Using multiple network services on OSX?
September 21, 2011 2:31 AM   Subscribe

Mac OSX Networking: Can I configure different applications to use different Network services to connect? How do I do that?

Specifically, if I am connected to both Ethernet and Airport, I can set Ethernet as the highest priority on my Network Preferences Panel. This means all apps use Ethernet.

Can I configure a browser to use the Airport Network and ignore the Ethernet network? How do I do that?
posted by vacapinta to Computers & Internet (6 answers total) 4 users marked this as a favorite
 
First thing that occurs to me is setting up the browser to use a SOCKS5 proxy running on some other machine that's accessible via the Airport but not the Ethernet.

How is your network laid out?
posted by flabdablet at 5:10 AM on September 21, 2011


I've run into the exact same problem before, but, I don't know the answer to this yet.

The obvious answer is to change your default route so that all traffic goes over your wifi, and add other routes for traffic to your private network segments so they go over the ethernet. This is somewhat impractical though.

Of course, the actual problem here is different from what is presented. vacapinta is actually running vpn software on the ethernet interface (cisco anyconnect), but, split tunneling is not enabled for it.
posted by yeoz at 5:11 AM on September 21, 2011


Best answer: If yeoz is right, and what you're actually trying to do is work around corporate VPN policy, you can do that by running a virtual machine inside your Mac and running the VPN endpoint software inside the VM instead of on the Mac itself. Then all you need to do is set up your Mac's routing tables so that corporate IP addresses get routed via the VM's virtual network adapter.

Be aware that if corporate IT finds out you're doing this, they're likely not to take it well. Corporate IT people have an entirely justifiable dislike of smartarses who circumvent policy in order to bring the entire world inside the corporate firewall.
posted by flabdablet at 5:54 AM on September 21, 2011


Best answer: Short answer is yes, you can. I do this on a pair of boxes, running Linux and Windows 7, at home, and the short answer is that, rather than re-configuring your applications, you need to follow yeoz's advice and change your Mac's routing rules.

Since Mac runs BSD I suspect if I just gave you instructions on how to set this up on Linux you could copy/paste it and have it working in no time, but I don't have the command handy right now sorry.

Here are some similar, previous questions:
posted by asymptotic at 7:27 AM on September 21, 2011


Response by poster: Thanks! I'll try these.
posted by vacapinta at 8:05 AM on September 21, 2011


I knew there was a way to do exactly this under Linux, Per-process routing, but it's a bit complicated involving iptables, packet marking/munging, multiple route tables and the like. There may be a similar way on OSX but somebody with a Mac would have to investigate and play around a bit.

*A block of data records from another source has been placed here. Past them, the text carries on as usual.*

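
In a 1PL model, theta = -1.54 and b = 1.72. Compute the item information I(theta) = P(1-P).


P = 1/(1+exp(-(-1.54-1.72))) = 0.037
I = P*(1-P) = 0.037 * 0.963
I = 0.0356

0.0356


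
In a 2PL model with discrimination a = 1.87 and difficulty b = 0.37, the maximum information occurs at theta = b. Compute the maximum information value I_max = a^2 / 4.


For 2PL, max info at theta = b = 0.37
I_max = a^2 / 4 = 1.87^2 / 4
= 3.4969 / 4
I_max = 0.8742

0.8742


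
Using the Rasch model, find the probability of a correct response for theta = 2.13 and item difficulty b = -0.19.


theta - b = 2.13 - -0.19 = 2.32
exp(-(theta - b)) = exp(-2.32) = 0.0983
P = 1 / (1 + 0.0983)
P = 0.9105

0.9105


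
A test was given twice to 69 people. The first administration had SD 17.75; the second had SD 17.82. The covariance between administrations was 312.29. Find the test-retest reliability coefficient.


r = cov(X,Y) / (SD_X * SD_Y)
r = 312.29 / (17.75 * 17.82)
r = 312.29 / 316.305
r = 0.9873

0.9873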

If you can change the question to wanting to access a certain set of specific destinations through one interface and all other traffic through the other interface, then just mucking about with the routes will do it. Like in the Per-process routing article where you have a server, or your school's network that you want over the ethernet but you want everything else over wifi.

If you can make up example destinations, and provide the output of 'route -n', various *NIXy geeks here can probably craft commands to do the destination based routing.